Bevor wir uns der armen Kreatur "Uwe Billen" annahmen und sie als Newssklaven bei Spieleflut.de einstellten, lebte der allseits beliebte Ubi von den Erlösen gewöhnlicher Kleinkriminalität. Ob es nun die mit allerlei Moneten gefüllte Handtasche einer älteren und kurzsichtigen Frau war, die kurzerhand gegen einen Kartoffelsack eingetauscht wurde, oder ob es die sündhaft teuren Pokémon-Sammelkarten waren, die der Ebay-Powerseller "Hehling_Ubi" auf den Schulhöfen dieser Nation mit einem geschickten Handgriff "erpresste" - unser Ubi lebte gefährlich! Nur gut, dass er jetzt bei uns GTA: Vice City testen durfte!

Auch ein Jahr nach der Veröffentlichung des Action-Krachers GTA III ist das Game noch in aller Munde. Dank der hervorragenden Mod-Unterstützung aus der Szene vergeht kaum eine Woche, in der nicht ein neuer Skin für die Hauptfigur oder ein neuer Wagen für die Straße verfügbar ist. Jetzt schiebt Rockstar Games mit GTA Vice City den Nachfolger hinterher, der sich anschickt, Mafia vom Genrethron zu stürzen.

Back in Time
Als Tommy Vercetti das Gefängnis von Liberty City verließ, stieß seine Rückkehr nicht überall auf freudige Gesichter. Ganz im Gegenteil. Sein Boss, Sonny Forelli, wollte ihn lieber erstmal aus der Schusslinie haben und entsandte ihn nach Vice City. Forelli wollte so zwei Fliegen mit einer Klappe schlagen: Einerseits sollte Tommy sich dort von der Haftstrafe akklimatisieren, andererseits konnte er dort für ihn ein Geschäft abwickeln.

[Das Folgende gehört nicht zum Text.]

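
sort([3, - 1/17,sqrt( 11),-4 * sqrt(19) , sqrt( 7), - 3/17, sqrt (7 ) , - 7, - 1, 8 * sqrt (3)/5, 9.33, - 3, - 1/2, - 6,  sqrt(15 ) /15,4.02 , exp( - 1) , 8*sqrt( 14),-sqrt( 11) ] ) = [ - 4*sqrt(  19), - 7, -6 , - sqrt ( 11 ), - 3 , - 1 , - 1/2, - 3/17, - 1/17 , sqrt(15)/15, exp( - 1),  sqrt ( 7), sqrt(7 ), 8*sqrt( 3)/5 , 3 , sqrt( 11),4.02, 9.33, 8 * sqrt(14)]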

Leider läuft die Übergabe nicht so glimpflich ab, wie geplant. Eine Gang von unbekannten Gaunern mischt sich in die Abwicklung ein und klaut neben dem Stoff auch noch das ganze Geld. Dass Sonny darüber alles andere als glücklich ist, merkt Tommy beim Telefonat mit ihm. Er will sein Geld zurück – und zwar lieber gestern als morgen. Und wenn Tommy ein Morgen noch erleben möchte, sollte er schleunigst mit der Suche beginnen. Ihm zur Seite steht anfangs nur Ken Rosenbaum, der Anwalt von Sonny Forelli.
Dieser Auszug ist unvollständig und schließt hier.